Mungkin wacana atau tersebarnya istiwa dengan makna Julus atau quud terkait dengan riwayat dari Kharijah bin Mush’ab yang mengatakan:
روى الإمام عبد الله عن أحمد بن سعيد الدارمي عن أبيه قال: سمعت خارجة يقول ))الجهمية كفار، بلغوا نساءهم أنهن طوالق وأنهن لا يحللن لأزواجهن، لا تعودوا مرضاهم، ولا تشهدوا جنائزهم. ثم تلا {طه ، ما أنزلنا عليك القرآن لتشقى} إلى قوله عز وجل: {الرحمن على العرش استوى} وهل يكون الاستواء إلا بجلوس
Imam Abdullah meriwayatkan dari Ahmad bin Said Al Darimi dari bapaknya dia berkata: aku mendengar Khorijah berkata (jahmiyah itu kafir, Sampaikan oleh kalian bahwa isteri-iseri mereka telah terthalaq dan mereka tidak halal bagi suami mereka, jangan dijenguk ketika sakit,dan janganlah jenazah mereka disaksikan (dianggap baik) kemudian beliau membaca,
{طه ، ما أنزلنا عليك القرآن لتشقى} إلى قوله عز وجل: {الرحمن على العرش استوى}
bukankah istiwa itu dengan duduk!
Perlu diketahui bahwa, Ibnu Taimiyah begitu juga muridnya Ibnul Qayyim al Jauziyah hanya menyebutkan kata duduk terkait tafsir dari Mujahid tentang surat al isra ayat 79, bukan memaknakan Istiwa dengan duduk. Yang paling mungkin duduk adalah sifat fi’liyah Allah tersendiri bukan sekedar makna dari Istiwa.
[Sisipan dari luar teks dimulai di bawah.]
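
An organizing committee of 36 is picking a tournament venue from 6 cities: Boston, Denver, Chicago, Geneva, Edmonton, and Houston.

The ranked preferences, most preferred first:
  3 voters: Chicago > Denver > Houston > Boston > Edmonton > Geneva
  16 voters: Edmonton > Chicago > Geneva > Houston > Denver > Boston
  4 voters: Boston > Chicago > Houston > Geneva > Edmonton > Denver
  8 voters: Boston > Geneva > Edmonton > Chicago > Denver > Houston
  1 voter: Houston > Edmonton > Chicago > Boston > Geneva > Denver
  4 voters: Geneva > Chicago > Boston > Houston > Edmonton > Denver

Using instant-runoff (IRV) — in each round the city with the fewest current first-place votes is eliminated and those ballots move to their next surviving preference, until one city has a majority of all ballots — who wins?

Boston

Round 1: Boston 12, Denver 0, Chicago 3, Geneva 4, Edmonton 16, Houston 1. Denver eliminated.
Round 2: Boston 12, Chicago 3, Geneva 4, Edmonton 16, Houston 1. Houston eliminated.
Round 3: Boston 12, Chicago 3, Geneva 4, Edmonton 17. Chicago eliminated.
Round 4: Boston 15, Geneva 4, Edmonton 17. Geneva eliminated.
Round 5: Boston 19, Edmonton 17. Boston has a majority (≥19).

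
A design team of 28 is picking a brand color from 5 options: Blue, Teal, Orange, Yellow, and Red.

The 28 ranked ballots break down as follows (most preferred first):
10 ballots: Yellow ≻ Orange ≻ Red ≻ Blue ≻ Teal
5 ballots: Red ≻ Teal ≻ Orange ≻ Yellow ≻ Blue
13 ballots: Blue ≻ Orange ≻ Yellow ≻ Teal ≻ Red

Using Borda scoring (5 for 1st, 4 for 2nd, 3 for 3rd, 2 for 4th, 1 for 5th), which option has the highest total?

Blue: 10×2 + 5×1 + 13×5 = 90
Teal: 10×1 + 5×4 + 13×2 = 56
Orange: 10×4 + 5×3 + 13×4 = 107
Yellow: 10×5 + 5×2 + 13×3 = 99
Red: 10×3 + 5×5 + 13×1 = 68

Orange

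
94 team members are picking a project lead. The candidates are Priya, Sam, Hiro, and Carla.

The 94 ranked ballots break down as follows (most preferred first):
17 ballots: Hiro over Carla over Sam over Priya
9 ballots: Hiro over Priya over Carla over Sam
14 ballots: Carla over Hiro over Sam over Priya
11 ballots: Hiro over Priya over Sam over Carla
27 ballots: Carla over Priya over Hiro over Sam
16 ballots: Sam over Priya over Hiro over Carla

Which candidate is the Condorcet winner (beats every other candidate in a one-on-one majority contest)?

Hiro vs Priya: 51–43
Hiro vs Sam: 78–16
Hiro vs Carla: 53–41
Hiro beats every other candidate.

Hiro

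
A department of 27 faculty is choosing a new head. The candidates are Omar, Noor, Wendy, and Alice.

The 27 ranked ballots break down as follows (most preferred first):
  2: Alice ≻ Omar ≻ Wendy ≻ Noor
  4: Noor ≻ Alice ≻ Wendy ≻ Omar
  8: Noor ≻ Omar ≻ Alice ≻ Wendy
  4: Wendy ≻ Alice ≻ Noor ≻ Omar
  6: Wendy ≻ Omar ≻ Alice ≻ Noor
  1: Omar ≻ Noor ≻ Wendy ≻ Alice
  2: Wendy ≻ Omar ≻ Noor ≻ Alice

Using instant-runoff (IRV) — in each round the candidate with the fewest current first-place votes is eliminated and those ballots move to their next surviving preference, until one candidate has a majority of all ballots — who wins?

Wendy

Round 1: Omar 1, Noor 12, Wendy 12, Alice 2. Omar eliminated.
Round 2: Noor 13, Wendy 12, Alice 2. Alice eliminated.
Round 3: Noor 13, Wendy 14. Wendy has a majority (≥14).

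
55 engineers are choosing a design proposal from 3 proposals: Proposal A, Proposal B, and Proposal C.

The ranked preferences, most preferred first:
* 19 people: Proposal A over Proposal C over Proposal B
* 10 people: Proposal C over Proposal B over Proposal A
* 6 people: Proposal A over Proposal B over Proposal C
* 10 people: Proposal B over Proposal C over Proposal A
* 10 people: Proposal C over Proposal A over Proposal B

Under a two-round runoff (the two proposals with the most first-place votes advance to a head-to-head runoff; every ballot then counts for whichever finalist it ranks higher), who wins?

Proposal C

Round 1 first-place votes: Proposal A 25, Proposal B 10, Proposal C 20. Proposal A and Proposal C advance.
Runoff: Proposal A is ranked above Proposal C on 25 ballots, Proposal C above Proposal A on 30.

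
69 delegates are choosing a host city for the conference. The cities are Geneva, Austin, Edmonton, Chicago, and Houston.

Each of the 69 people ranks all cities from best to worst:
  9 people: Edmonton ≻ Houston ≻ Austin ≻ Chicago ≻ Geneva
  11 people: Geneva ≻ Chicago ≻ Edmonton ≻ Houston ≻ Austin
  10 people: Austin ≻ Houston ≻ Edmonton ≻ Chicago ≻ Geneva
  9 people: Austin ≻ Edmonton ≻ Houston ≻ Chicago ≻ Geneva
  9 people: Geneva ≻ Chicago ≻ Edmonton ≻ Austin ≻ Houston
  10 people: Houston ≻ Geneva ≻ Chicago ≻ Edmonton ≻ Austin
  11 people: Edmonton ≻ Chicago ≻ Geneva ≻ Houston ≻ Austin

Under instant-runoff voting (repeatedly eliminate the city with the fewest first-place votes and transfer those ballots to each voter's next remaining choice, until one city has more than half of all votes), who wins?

Edmonton

Round 1: Geneva 20, Austin 19, Edmonton 20, Chicago 0, Houston 10. Chicago eliminated.
Round 2: Geneva 20, Austin 19, Edmonton 20, Houston 10. Houston eliminated.
Round 3: Geneva 30, Austin 19, Edmonton 20. Austin eliminated.
Round 4: Geneva 30, Edmonton 39. Edmonton has a majority (≥35).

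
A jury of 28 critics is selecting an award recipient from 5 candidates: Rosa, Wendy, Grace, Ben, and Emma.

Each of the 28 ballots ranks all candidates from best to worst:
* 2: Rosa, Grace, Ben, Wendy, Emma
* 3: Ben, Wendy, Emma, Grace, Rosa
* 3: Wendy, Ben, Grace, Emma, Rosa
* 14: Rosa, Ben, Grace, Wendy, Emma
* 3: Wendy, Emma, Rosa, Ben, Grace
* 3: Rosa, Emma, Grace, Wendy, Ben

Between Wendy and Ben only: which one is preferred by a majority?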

Jalan yang saya tempuh adalah seperti syaikh Utsaimin yang cenderung tawaquf dalam masalah istiwa bermakna duduk. Yang jelas penetapan makna-makna istiwa adalah tatabbu’ dan istiqra, bukan hal yang Qathi’.
Jika hal itu benar, maka al Imam utsman al Darimi lebih alim dari kita. Lagipula tujuan utama tulisan ini dibuat adalah untuk memberikan informasi tentang kelirunya orang-orang itu mencela ibnu taimiyah untuk hal yang secara jelas dan meyakinkan terdapat dalam riwayat-riwayat para ulama-ulama terdahulu.
Semoga bermanfaat.
Saudaramu: dobdob
[1] Lihat peristiwa-peristwa yang terjadi pada tahun tersebut dalam Bidayah Wan nihayah
[2] Silahkan membaca As sunnah karya beliau bab Dzikru al Maqam al Mahmud mulai riwayat no. 236
[3] al Uluw lil aliyyil Ghaffar hal.170 riwayat no 461 Maktabah Adhwa al Salaf
[4] Kata-kata ini mirip dengan yang diucapkan Imam Ahmad terkait riwayat semacam ini
[5] Dar’ut taarudh aql Wa al naql 3/19
[6] Liqa’ bab al Maftuh pertanyaan nomor 450.